The Thermal Stabilization Effect of Inert Gas Atoms on Irradiation Hardening in Vanadium Alloy

Vanadium (V) alloys are attractive candidate materials for tritium breeding modules (TBM) of blankets in fusion reactors. However, irradiation-induced hardening and embrittlement give rise to significant challenges for the application of V alloys in advanced nuclear reactors, particularly in the presence of inert gas atoms. In this study, V-5Cr-5Ti alloys were irradiated by 122 MeV Ne ions (at doses of 0.1 and 0.3 dpa) and 352 MeV Fe ions (at doses of 0.06, 0.20 and 0.35 dpa) at a temperature around 100 degrees C, and subsequently annealed at the temperature ranging from 212 to 500 degrees C. During the annealing process, the hardening produced by Fe ion irradiation started to recover at a temperature higher than 212 degrees C and was eliminated at a temperature higher than 375 degrees C. For the sample with Ne ions irradiation, the irradiation hardening of the sample with 0.3 dpa can be sustained at a temperature up to 450 C-o, but an evident reduction of hardening in the sample with 0.1 dpa was observed after annealing at 212 C-o.
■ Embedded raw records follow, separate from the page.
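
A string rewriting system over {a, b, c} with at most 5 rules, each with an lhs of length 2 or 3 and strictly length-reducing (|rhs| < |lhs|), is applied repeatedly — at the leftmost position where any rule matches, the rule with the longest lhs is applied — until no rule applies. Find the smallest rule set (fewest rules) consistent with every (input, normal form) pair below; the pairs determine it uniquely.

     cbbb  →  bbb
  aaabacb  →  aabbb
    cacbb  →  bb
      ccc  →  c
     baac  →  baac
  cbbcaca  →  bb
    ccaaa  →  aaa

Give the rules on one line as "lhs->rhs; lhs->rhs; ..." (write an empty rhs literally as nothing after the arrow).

aba->bb; ca->; cb->b; cc->

  | cbbb => bbb
  | aaabacb => aabbcb => aabbb
  | cacbb => cbb => bb
  | ccc => c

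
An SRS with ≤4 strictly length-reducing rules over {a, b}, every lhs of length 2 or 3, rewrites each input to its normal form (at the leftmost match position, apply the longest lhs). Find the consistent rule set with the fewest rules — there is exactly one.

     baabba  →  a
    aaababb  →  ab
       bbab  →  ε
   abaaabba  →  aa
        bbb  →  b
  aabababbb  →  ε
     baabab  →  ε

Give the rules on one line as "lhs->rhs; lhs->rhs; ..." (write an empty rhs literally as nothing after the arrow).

aab->bb; ba->a; bb->; bba->aa

  | baabba => aabba => bbba => ba => a
  | aaababb => abbabb => aaabb => abbb => ab
  | bbab => aab => bb => ε
  | abaaabba => aaaabba => aabbba => bbbba => bba => aa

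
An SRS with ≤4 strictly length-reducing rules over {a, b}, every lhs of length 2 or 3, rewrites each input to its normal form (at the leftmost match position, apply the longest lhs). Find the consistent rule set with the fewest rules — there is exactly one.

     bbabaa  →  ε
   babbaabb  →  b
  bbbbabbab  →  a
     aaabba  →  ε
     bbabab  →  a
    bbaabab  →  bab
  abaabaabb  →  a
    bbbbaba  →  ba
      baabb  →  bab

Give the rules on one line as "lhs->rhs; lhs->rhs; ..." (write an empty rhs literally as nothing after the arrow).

aa->; aaa->; aab->a; bb->a

  | bbabaa => aabaa => aaa => ε
  | babbaabb => baaaabb => babb => baa => b
  | bbbbabbab => abbabbab => aaabbab => bbab => aab => a
  | aaabba => bba => aa => ε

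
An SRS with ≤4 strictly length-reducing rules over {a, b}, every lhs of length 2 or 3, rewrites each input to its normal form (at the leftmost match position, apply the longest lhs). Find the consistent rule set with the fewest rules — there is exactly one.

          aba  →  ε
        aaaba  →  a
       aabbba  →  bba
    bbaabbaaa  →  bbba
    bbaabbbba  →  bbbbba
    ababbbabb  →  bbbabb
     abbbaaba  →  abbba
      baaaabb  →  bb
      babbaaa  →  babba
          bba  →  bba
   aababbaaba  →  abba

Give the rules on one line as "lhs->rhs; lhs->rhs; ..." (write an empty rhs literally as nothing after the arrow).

  | aba => ε
  | aaaba => aaba => a
  | aabbba => bba
  | bbaabbaaa => bbbaaa => bbbaa => bbba

aa->a; aab->; aba->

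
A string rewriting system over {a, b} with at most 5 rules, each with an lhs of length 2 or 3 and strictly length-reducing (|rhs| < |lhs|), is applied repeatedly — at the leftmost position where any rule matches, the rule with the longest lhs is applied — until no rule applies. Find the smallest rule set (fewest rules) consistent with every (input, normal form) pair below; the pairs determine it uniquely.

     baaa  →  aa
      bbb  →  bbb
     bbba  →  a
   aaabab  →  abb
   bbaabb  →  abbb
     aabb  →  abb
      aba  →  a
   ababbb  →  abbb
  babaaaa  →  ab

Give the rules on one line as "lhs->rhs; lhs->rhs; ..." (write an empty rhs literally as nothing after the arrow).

aaa->ab; aab->ab; ba->; bba->aa

  | baaa => aa
  | bbb
  | bbba => baa => a
  | aaabab => abbab => aaab => abb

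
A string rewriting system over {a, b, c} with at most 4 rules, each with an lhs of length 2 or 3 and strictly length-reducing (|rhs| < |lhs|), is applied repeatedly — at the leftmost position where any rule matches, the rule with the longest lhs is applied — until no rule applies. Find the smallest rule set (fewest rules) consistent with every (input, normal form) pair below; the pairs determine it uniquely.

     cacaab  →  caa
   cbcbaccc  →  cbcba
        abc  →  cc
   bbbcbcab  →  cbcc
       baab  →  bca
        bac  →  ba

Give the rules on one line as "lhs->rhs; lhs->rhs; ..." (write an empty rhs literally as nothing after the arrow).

  | cacaab => caaab => caca => caa
  | cbcbaccc => cbcbacc => cbcbac => cbcba
  | abc => cc
  | bbbcbcab => cbcab => cbcc

aab->ca; ab->c; ac->a; bbb->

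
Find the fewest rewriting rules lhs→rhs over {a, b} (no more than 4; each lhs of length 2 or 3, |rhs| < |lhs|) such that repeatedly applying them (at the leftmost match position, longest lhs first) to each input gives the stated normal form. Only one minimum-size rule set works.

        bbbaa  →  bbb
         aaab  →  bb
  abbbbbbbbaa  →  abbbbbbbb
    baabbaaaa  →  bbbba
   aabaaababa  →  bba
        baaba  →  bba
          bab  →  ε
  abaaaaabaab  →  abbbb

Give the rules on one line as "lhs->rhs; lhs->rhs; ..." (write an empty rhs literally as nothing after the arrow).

  | bbbaa => bbb
  | aaab => bb
  | abbbbbbbbaa => abbbbbbbb
  | baabbaaaa => bbbaaaa => bbbba

aa->; aaa->b; bab->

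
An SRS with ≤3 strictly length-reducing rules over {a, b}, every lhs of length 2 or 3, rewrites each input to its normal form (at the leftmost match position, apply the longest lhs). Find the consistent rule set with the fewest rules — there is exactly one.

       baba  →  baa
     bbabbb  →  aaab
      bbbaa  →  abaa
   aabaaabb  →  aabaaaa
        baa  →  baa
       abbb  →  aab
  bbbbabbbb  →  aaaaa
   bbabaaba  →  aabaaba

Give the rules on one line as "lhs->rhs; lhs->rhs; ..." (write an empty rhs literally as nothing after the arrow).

bab->ba; bb->a

  | baba => baa
  | bbabbb => aabbb => aaab
  | bbbaa => abaa
  | aabaaabb => aabaaaa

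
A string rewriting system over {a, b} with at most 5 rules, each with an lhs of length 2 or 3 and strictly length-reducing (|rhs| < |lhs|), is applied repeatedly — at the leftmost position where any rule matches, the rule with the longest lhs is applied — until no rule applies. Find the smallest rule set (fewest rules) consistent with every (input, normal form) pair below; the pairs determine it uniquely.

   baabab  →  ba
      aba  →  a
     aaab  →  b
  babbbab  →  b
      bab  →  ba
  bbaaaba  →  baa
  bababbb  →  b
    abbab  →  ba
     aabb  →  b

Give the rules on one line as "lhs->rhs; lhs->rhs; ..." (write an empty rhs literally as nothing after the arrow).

aab->bb; ab->; bab->ba; bb->b

  | baabab => bbbab => bbab => bab => ba
  | aba => a
  | aaab => abb => b
  | babbbab => babbab => babab => baab => bbb => bb => b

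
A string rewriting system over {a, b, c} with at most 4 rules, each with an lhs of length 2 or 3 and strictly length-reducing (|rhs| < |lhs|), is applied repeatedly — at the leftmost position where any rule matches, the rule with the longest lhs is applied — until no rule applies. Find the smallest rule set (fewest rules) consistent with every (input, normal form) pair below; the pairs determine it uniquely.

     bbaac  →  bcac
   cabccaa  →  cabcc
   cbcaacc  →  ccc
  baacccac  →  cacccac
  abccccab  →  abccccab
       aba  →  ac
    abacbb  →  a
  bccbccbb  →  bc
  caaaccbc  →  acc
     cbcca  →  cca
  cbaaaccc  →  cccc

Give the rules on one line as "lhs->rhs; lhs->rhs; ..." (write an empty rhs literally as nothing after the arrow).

aa->; aaa->ba; ba->c; cb->

  | bbaac => bcac
  | cabccaa => cabcc
  | cbcaacc => caacc => ccc
  | baacccac => cacccac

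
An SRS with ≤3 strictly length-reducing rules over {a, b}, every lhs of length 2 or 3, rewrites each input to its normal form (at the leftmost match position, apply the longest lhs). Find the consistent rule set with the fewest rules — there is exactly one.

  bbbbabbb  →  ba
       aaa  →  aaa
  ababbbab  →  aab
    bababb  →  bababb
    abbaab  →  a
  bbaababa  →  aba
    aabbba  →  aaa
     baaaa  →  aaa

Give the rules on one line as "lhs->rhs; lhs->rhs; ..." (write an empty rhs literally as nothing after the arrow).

baa->a; bba->bb; bbb->

  | bbbbabbb => babbb => ba
  | aaa
  | ababbbab => abaab => aab
  | bababb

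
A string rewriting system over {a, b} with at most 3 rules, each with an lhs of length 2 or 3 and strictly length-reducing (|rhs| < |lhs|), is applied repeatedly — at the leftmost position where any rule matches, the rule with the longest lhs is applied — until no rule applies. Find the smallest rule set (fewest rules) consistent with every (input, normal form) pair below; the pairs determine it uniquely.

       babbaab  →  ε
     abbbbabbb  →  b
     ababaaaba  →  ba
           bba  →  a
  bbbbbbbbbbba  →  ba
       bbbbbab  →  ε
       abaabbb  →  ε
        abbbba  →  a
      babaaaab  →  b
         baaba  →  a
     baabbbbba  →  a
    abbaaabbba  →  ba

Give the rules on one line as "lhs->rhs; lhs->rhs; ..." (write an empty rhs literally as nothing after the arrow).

ab->b; bb->

  | babbaab => bbbaab => baab => bab => bb => ε
  | abbbbabbb => bbbbabbb => bbabbb => abbb => bbb => b
  | ababaaaba => babaaaba => bbaaaba => aaaba => aaba => aba => ba
  | bba => a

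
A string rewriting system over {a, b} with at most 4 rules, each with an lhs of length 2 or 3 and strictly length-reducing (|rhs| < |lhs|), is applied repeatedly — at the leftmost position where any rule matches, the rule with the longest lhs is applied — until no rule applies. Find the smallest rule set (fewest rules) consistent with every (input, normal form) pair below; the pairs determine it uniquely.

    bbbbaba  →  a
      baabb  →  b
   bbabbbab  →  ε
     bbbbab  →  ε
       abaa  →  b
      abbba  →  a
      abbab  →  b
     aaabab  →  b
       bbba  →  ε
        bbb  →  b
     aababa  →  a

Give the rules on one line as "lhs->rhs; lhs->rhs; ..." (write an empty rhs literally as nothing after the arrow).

aa->b; ab->; ba->; bb->

  | bbbbaba => bbaba => aba => a
  | baabb => abb => b
  | bbabbbab => abbbab => bbab => ab => ε
  | bbbbab => bbab => ab => ε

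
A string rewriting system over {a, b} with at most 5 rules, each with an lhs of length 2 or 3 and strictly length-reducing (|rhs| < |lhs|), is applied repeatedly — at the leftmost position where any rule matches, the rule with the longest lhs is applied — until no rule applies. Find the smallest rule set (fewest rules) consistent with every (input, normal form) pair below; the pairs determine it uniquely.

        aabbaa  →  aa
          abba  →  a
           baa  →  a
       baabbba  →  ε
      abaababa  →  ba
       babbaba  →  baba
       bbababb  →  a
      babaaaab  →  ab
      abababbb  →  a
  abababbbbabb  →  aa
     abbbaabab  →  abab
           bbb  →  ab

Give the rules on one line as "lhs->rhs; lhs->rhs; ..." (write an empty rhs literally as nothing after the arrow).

  | aabbaa => bbbaa => abaa => abb => aa
  | abba => a
  | baa => bb => a
  | baabbba => bbbbba => abbba => aaba => bba => ε

aab->bb; baa->bb; bb->a; bba->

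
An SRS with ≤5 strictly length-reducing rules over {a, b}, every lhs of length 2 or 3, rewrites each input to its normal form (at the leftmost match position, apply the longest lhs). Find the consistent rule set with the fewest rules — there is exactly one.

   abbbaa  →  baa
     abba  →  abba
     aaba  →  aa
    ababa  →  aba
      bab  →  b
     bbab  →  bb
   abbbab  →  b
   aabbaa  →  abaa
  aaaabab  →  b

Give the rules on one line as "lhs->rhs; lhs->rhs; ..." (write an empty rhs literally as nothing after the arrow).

aaa->b; aab->a; bab->b; bbb->aa

  | abbbaa => aaaaa => baa
  | abba
  | aaba => aa
  | ababa => aba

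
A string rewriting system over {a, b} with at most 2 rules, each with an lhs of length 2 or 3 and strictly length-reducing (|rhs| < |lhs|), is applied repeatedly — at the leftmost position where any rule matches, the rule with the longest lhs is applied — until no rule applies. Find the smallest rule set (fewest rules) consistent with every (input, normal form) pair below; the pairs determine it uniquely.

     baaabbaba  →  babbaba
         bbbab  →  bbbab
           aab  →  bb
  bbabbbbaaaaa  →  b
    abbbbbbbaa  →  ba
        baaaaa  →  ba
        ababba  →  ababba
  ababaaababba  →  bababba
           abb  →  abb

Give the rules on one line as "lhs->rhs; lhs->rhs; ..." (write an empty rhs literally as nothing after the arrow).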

This suggested that the existence of inert gas atoms had a thermal stabilization effect on irradiation hardening, but it required a critical atom concentration. The different annealing behaviors of irradiation hardening at different doses under Ne ions irradiation were considered to be from the coupling effect of bubble growth and the interaction between interstitial clusters and Ne atoms.